迟渡修长的手指捻着一片夜用的卫生巾递过来。
温霜降不敢看他,只快速从他手中拿过卫生巾,又关上门。
再出来,不等她反驳,迟渡直接将她抱起,抱回至床边。
单手抱着她,迟渡腾出一只手来按亮台灯,正要将她放下,动作一滞。
温霜降顺着他的视线看过去,床单上赫然两点红色。
脸上染上一层薄红,她窝在迟渡怀里顿时有些不知该说什么。
有些尴尬的空气里,须臾,迟渡将她抱至沙发上:“等我一下。”
花了五分钟的时间,迟渡重新换了一条床单,将她放回至床上。
温霜降看着他眉间几点倦意:“我好多了,快休息吧。

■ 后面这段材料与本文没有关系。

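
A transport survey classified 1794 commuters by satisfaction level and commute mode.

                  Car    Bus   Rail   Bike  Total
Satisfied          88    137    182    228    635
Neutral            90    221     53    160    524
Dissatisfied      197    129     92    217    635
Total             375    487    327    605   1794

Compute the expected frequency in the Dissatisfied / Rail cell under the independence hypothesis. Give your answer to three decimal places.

Row total (Dissatisfied) = 635; column total (Rail) = 327; grand total N = 1794.
Expected count = (row total × column total) / N = 635 × 327 / 1794 = 115.744.

115.744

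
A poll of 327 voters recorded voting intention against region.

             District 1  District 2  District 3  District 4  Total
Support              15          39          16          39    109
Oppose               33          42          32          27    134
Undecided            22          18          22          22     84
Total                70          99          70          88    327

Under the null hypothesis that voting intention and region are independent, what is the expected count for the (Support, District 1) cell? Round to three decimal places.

23.333

Row total (Support) = 109; column total (District 1) = 70; grand total N = 327.
Expected count = (row total × column total) / N = 109 × 70 / 327 = 23.333.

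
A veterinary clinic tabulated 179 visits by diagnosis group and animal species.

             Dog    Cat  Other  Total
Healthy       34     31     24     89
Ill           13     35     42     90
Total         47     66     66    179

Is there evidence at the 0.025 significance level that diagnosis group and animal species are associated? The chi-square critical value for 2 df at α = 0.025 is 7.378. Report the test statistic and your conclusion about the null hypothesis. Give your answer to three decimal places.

Grand total N = 179.
Expected counts (row total × column total / N):
  Healthy, Dog: 89×47/179 = 23.3687
  Healthy, Cat: 89×66/179 = 32.8156
  Healthy, Other: 89×66/179 = 32.8156
  Ill, Dog: 90×47/179 = 23.6313
  Ill, Cat: 90×66/179 = 33.1844
  Ill, Other: 90×66/179 = 33.1844
Contributions (O − E)²/E:
  (34 − 23.3687)²/23.3687 = 4.8366
  (31 − 32.8156)²/32.8156 = 0.1005
  (24 − 32.8156)²/32.8156 = 2.3682
  (13 − 23.6313)²/23.6313 = 4.7828
  (35 − 33.1844)²/33.1844 = 0.0993
  (42 − 33.1844)²/33.1844 = 2.3419
χ² = 4.8366 + 0.1005 + 2.3682 + 4.7828 + 0.0993 + 2.3419 = 14.529
df = (2−1)(3−1) = 2. Since 14.529 > 7.378, reject the null hypothesis of independence at α = 0.025.

14.529; reject H₀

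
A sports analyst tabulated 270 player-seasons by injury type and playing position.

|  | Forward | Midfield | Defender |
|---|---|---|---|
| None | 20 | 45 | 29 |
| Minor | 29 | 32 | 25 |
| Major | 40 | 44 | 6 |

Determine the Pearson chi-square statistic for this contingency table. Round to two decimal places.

23.91

Row totals: 94, 86, 90. Column totals: 89, 121, 60. Grand total N = 270.
Expected counts (row total × column total / N):
  None, Forward: 94×89/270 = 30.985
  None, Midfield: 94×121/270 = 42.126
  None, Defender: 94×60/270 = 20.889
  Minor, Forward: 86×89/270 = 28.348
  Minor, Midfield: 86×121/270 = 38.541
  Minor, Defender: 86×60/270 = 19.111
  Major, Forward: 90×89/270 = 29.667
  Major, Midfield: 90×121/270 = 40.333
  Major, Defender: 90×60/270 = 20.000
Contributions (O − E)²/E:
  (20 − 30.985)²/30.985 = 3.8945
  (45 − 42.126)²/42.126 = 0.1961
  (29 − 20.889)²/20.889 = 3.1494
  (29 − 28.348)²/28.348 = 0.0150
  (32 − 38.541)²/38.541 = 1.1101
  (25 − 19.111)²/19.111 = 1.8147
  (40 − 29.667)²/29.667 = 3.5990
  (44 − 40.333)²/40.333 = 0.3334
  (6 − 20.000)²/20.000 = 9.8000
χ² = 3.8945 + 0.1961 + 3.1494 + 0.0150 + 1.1101 + 1.8147 + 3.5990 + 0.3334 + 9.8000 = 23.91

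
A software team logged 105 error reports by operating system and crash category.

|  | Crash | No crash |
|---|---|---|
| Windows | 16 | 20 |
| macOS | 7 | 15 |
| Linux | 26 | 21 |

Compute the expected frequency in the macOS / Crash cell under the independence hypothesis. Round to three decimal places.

10.267

Row total (macOS) = 22; column total (Crash) = 49; grand total N = 105.
Expected count = (row total × column total) / N = 22 × 49 / 105 = 10.267.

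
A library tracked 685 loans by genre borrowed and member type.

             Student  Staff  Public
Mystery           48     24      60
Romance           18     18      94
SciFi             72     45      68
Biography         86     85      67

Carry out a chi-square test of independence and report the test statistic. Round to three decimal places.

Row totals: 132, 130, 185, 238. Column totals: 224, 172, 289. Grand total N = 685.
Expected counts (row total × column total / N):
  Mystery, Student: 132×224/685 = 43.16496
  Mystery, Staff: 132×172/685 = 33.14453
  Mystery, Public: 132×289/685 = 55.69051
  Romance, Student: 130×224/685 = 42.51095
  Romance, Staff: 130×172/685 = 32.64234
  Romance, Public: 130×289/685 = 54.84672
  SciFi, Student: 185×224/685 = 60.49635
  SciFi, Staff: 185×172/685 = 46.45255
  SciFi, Public: 185×289/685 = 78.05109
  Biography, Student: 238×224/685 = 77.82774
  Biography, Staff: 238×172/685 = 59.76058
  Biography, Public: 238×289/685 = 100.41168
Contributions (O − E)²/E:
  (48 − 43.16496)²/43.16496 = 0.5416
  (24 − 33.14453)²/33.14453 = 2.5230
  (60 − 55.69051)²/55.69051 = 0.3335
  (18 − 42.51095)²/42.51095 = 14.1325
  (18 − 32.64234)²/32.64234 = 6.5681
  (94 − 54.84672)²/54.84672 = 27.9502
  (72 − 60.49635)²/60.49635 = 2.1875
  (45 − 46.45255)²/46.45255 = 0.0454
  (68 − 78.05109)²/78.05109 = 1.2943
  (86 − 77.82774)²/77.82774 = 0.8581
  (85 − 59.76058)²/59.76058 = 10.6597
  (67 − 100.41168)²/100.41168 = 11.1176
χ² = 0.5416 + 2.5230 + 0.3335 + 14.1325 + 6.5681 + 27.9502 + 2.1875 + 0.0454 + 1.2943 + 0.8581 + 10.6597 + 11.1176 = 78.212

78.212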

”
迟渡扫一眼她仍旧苍白的脸色,没接话,只将被子掖了掖:“我下去一趟。”
温霜降一句“干什么去”还未问出口,迟渡的身影就消失在卧室。
再回来时,他手里拿着一个有些变形的水瓶。
温霜降还怔着,就感觉一股热度贴上小腹。
抬眸,迟渡已重新将被子掖好直起身来:“家里没热水袋,先拿这个将就一下,我下去买。”

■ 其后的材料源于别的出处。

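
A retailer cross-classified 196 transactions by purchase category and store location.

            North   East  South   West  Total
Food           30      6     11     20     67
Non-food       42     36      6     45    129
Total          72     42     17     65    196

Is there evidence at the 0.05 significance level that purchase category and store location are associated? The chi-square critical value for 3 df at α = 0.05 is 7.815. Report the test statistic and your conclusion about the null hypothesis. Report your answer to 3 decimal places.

16.559; reject H₀

Grand total N = 196.
Expected counts (row total × column total / N):
  Food, North: 67×72/196 = 24.6122
  Food, East: 67×42/196 = 14.3571
  Food, South: 67×17/196 = 5.8112
  Food, West: 67×65/196 = 22.2194
  Non-food, North: 129×72/196 = 47.3878
  Non-food, East: 129×42/196 = 27.6429
  Non-food, South: 129×17/196 = 11.1888
  Non-food, West: 129×65/196 = 42.7806
Contributions (O − E)²/E:
  (30 − 24.6122)²/24.6122 = 1.1794
  (6 − 14.3571)²/14.3571 = 4.8646
  (11 − 5.8112)²/5.8112 = 4.6331
  (20 − 22.2194)²/22.2194 = 0.2217
  (42 − 47.3878)²/47.3878 = 0.6126
  (36 − 27.6429)²/27.6429 = 2.5265
  (6 − 11.1888)²/11.1888 = 2.4063
  (45 − 42.7806)²/42.7806 = 0.1151
χ² = 1.1794 + 4.8646 + 4.6331 + 0.2217 + 0.6126 + 2.5265 + 2.4063 + 0.1151 = 16.559
df = (2−1)(4−1) = 3. Since 16.559 > 7.815, reject the null hypothesis of independence at α = 0.05.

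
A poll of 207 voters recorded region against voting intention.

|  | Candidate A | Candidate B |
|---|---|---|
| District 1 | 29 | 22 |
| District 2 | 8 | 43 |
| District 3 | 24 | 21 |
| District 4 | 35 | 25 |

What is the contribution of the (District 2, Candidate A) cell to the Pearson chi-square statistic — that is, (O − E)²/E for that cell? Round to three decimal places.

10.358

Row total (District 2) = 51; column total (Candidate A) = 96; N = 207.
Expected count E = 51 × 96 / 207 = 23.6522.
Contribution = (O − E)²/E = (8 − 23.6522)² / 23.6522 = 10.358.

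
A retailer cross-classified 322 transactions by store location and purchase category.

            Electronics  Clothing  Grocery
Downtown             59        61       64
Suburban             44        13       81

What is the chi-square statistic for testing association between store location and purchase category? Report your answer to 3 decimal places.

29.340

Row totals: 184, 138. Column totals: 103, 74, 145. Grand total N = 322.
Expected counts (row total × column total / N):
  Downtown, Electronics: 184×103/322 = 58.8571
  Downtown, Clothing: 184×74/322 = 42.2857
  Downtown, Grocery: 184×145/322 = 82.8571
  Suburban, Electronics: 138×103/322 = 44.1429
  Suburban, Clothing: 138×74/322 = 31.7143
  Suburban, Grocery: 138×145/322 = 62.1429
Contributions (O − E)²/E:
  (59 − 58.8571)²/58.8571 = 0.0003
  (61 − 42.2857)²/42.2857 = 8.2824
  (64 − 82.8571)²/82.8571 = 4.2916
  (44 − 44.1429)²/44.1429 = 0.0005
  (13 − 31.7143)²/31.7143 = 11.0431
  (81 − 62.1429)²/62.1429 = 5.7221
χ² = 0.0003 + 8.2824 + 4.2916 + 0.0005 + 11.0431 + 5.7221 = 29.340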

“不——”用字还未说出口,迟渡却又一次消失在视线里。
温霜降愣愣看着空荡荡的门口,感受着腹部熨帖的温热,心底忽然就软的一塌糊涂。
家附近并没有二四十小时营业的超市,迟渡开着车找了有一会儿,才终于找到一家亮着灯的超市。
买了热水袋又买了一包红糖,折返。
到家,将热水袋插上,又去熬姜汁红糖。
一番折腾,拿着东西上楼。
温霜降睡得迷迷糊糊,因为疼着始终没完全睡着,听到动静缓缓睁开眼。
迟渡一手拎着热水袋一手端着碗进来。